В конце концов все тела были уложены и закопаны. После этого один наш офицер, сняв с себя сапог, размотал портянку и оторвал от её края лоскут во всю длину. Им он перевязал две сломанные палки крестом и воткнул в свежую землю.
Все склонили головы и стояли молча некоторое время.
Меня ноги уже не держали. Я опустился на траву около деревянного креста и так же молчал со всеми.
Это была последняя дань и почесть умершим солдатам. Так похоронили бы и меня. Но в моих краях совсем иные обычаи погребения.
Была глубокая, серая осень. На похороны в наш дом с самого утра собралось почти всё село. Приезжали люди из других сел, районов и городов.
Женщины, как только рассвело, начали приготовления на кухне.

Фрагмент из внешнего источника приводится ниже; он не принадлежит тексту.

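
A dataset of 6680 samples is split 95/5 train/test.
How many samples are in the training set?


Test set = 6680 * 5% = 334. Training set = 6680 - 334 = 6346.

6346


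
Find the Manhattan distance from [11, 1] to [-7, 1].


d = sum of absolute differences: |11--7|=18 + |1-1|=0 = 18.

18


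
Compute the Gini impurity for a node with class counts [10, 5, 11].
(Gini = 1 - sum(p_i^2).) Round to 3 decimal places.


Total = 26. Proportions: 10/26, 5/26, 11/26. sum(p_i^2) = 0.3639. Gini = 1 - 0.3639 = 0.6361, which rounds to 0.636.

0.636


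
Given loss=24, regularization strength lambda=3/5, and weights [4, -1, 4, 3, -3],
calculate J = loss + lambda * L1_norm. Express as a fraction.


L1 norm = sum(|w|) = 15. J = 24 + 3/5 * 15 = 33.

33


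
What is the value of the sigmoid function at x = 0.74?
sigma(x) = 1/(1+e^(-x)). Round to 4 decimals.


sigma(0.74) = 1/(1+e^(-0.74)) = 1/(1+0.477114) = 1/1.477114 = 0.6770.

0.6770


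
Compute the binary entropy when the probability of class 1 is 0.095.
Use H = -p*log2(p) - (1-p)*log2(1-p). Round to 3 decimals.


H = -0.095*log2(0.095) - 0.905*log2(0.905) = 0.453.

0.453


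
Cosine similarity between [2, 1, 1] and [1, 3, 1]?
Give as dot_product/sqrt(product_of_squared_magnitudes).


dot = 6. |a|^2 = 6, |b|^2 = 11. cos = 6/sqrt(66).

6/sqrt(66)


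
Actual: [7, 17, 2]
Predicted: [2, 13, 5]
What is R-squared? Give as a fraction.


Mean(y) = 26/3. SS_res = 50. SS_tot = 350/3. R^2 = 1 - 50/(350/3) = 4/7.

4/7


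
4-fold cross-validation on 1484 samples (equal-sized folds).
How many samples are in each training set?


Each validation fold has 1484/4 = 371 samples. Training set = 1484 - 371 = 1113.

1113


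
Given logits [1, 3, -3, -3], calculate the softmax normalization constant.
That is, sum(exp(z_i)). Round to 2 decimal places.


Denom = e^1=2.7183 + e^3=20.0855 + e^-3=0.0498 + e^-3=0.0498. Sum = 22.9034, which rounds to 22.90.

22.90


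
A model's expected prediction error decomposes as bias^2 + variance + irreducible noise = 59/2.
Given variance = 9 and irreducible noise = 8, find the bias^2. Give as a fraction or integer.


Total error = bias^2 + variance + irreducible noise. So bias^2 = 59/2 - 9 - 8 = 25/2.

25/2


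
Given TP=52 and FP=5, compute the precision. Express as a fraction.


Precision = TP / (TP + FP) = 52 / 57 = 52/57.

52/57


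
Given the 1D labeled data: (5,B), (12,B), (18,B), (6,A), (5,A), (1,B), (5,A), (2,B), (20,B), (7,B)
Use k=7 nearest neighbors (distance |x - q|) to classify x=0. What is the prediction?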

В большом казане варили рис, в кадках подходило тесто для хинкала, отдельно готовили сладости, чтобы раздать садака. Во дворе к дереву были привязаны три барана, которых должны были в тот день зарезать.
Я искал мать, но нигде не находил.
Она была ещё сильна и вполне здорова в то время, но смерть отца после долгой тяжёлой болезни всё же оказалась сильнейшим и безжалостным ударом для неё.
В родительской спальне на втором этаже мать лежала на старой деревянной кровати, и за ней ухаживала младшая сестра, Шахри. Она то подносила ей воды, растворяла порошок от головной боли, то меняла холодный компресс со лба, постоянно докладывала о приготовлениях, успокаивала, утешала. И в конце концов залилась горьким, неудержимым плачем, который был слышен во всём доме.
Пожалуй, из сестёр именно Шахри была сильнее всех привязана к матери. И мать сама, при всей своей строгости к нам, относилась к ней с каким-то едва уловимым трепетом.
В соседней со спальней комнате – это была моя комната – покоился отец.
После смерти покойного надлежит обмыть в специальном тазу. На всё наше селение был один такой таз, и я никогда до этого дня его не видел, как не видел потом и после. Никогда я не знал, у кого он хранится, но предполагаю, что, должно быть, у муллы.
Этот таз был как символ горя. Когда человек шёл по селу, неся его в свой дом, не было удачи и каждому, кто его встретил. Из-за этого, чтобы избежать дальнейших трагедий, за тазом, по возможности, ходили поздней ночью или рано с утра.
У аварцев хоронят без одежды. По мусульманским обычаям отец был полностью, в несколько слоёв, завернут в белый бязевый саван и уложен на специальный ритуальный коврик. Вокруг него на полу сидели старухи во всём чёрном. Перебирая костлявыми, сухими руками янтарные чётки, они читали суры из Корана, воедино слившись голосами.
Такую необходимость, как правило, доверяли родственникам, но этих женщин я никогда не видел до этого дня в нашем доме.
Я попытался взглянуть им в лица, но их черты мне ни о чём не говорили.
Их губы, перешёптывающие арабские слова, будто и не произносили никогда обыденной речи. Глаза были едва прикрыты в скорбной поволоке, и пальцы уже много лет подряд перебирали число 33 в бусинах, связанных одной нитью, среди которых не было ни первых, ни последних номеров, как не было первых и последних среди тех, по ком они плакали.